Later does not always translate into better

Jun 13, 2007 13:11 GMT  ·  By

Lately the CPU world has been suffering from some serious architectural changes. While that happens pretty often, such a change generally ends up as a new technology ready to be integrated in a future CPU. Well it seems that not everything can go as smooth as it should since it seems that AMD has suffered from some serious failures that could affect the shippings of the new K10 cores.

A quick tour of the K10 architecture reveals that besides the K8-based internal architecture, the new CPUs also feature 2MB L3 cache, 128-bit floating point units (FPU), SSE4A instructions, HT 3.0 and can be packed natively in quad-core form. Currently only classical single-socket K10 CPUs which feature only HT 1.0 have been showcased but dual-socket CPUs will follow soon.

And then we get to the "soon" part. Just how soon is that? Cray has already issued a warning about the delay of Barcelona and Budapest K10 CPUs which could affect long term revenues for XT4 systems. Although AMD has already showcased Barcelona and some even got to see benchmark results, the company is far from being ready with mass shipments.

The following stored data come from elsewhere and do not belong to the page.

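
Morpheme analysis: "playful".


Word: "playful"
Morphemes: play + -ful
Each morpheme carries meaning
= 2 morphemes


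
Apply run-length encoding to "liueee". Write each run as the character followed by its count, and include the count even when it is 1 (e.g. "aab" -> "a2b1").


String: "liueee"
Scanning for consecutive runs:
  'l' x 1
  'i' x 1
  'u' x 1
  'e' x 3
RLE = "l1i1u1e3"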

On the other hand, AMD spokeswoman Marian Kelley claims everything is ok: "We remain on track for a summer 2007 launch with partners shipping platforms in the third quarter. The guidance that we've been giving and that we're sticking to is that will follow in the second half of 2007." I can understand why a spokeswoman can only say good things about his own company but the reality seems different.

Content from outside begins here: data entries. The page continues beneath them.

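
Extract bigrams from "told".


Word: "told" (length 4)
Number of bigrams = 4 - 2 + 1 = 3
  Position 0: "to"
  Position 1: "ol"
  Position 2: "ld"
Bigrams = "to", "ol", "ld"


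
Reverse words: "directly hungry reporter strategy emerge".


Original: "directly hungry reporter strategy emerge"
Words (1..n): directly | hungry | reporter | strategy | emerge
Reversed (n..1): emerge | strategy | reporter | hungry | directly
Result = "emerge strategy reporter hungry directly"


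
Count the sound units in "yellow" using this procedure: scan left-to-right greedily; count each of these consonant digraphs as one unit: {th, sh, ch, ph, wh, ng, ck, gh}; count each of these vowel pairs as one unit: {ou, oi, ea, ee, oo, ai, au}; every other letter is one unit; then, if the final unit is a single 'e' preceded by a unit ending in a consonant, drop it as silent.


Word: "yellow" (6 letters)
Left-to-right scan:
  1. 'y' (letter)
  2. 'e' (letter)
  3. 'l' (letter)
  4. 'l' (letter)
  5. 'o' (letter)
  6. 'w' (letter)
Units from scan: 6
Sound units = 6 units


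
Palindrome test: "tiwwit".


Word: "tiwwit"
Reversed: "tiwwit"
Forward == Backward? tiwwit == tiwwit
Palindrome = Yes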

In more ways than you think, AMD already postponed the arrival of Opteron quad cores once (first they said that quad-cores will be out on February 2007) and as it turns out they are ready to do that once again. According to AMD it takes about 6 months to switch about 50% of the manufacturing line from one type of wafer to another. And I have a feeling that it hasn't happened yet. On the other hand in clock / clock mode, Barcelona is about as fast as a quad core Xeon but not faster. So where's the advantage of native quad core design? Because I don't see it.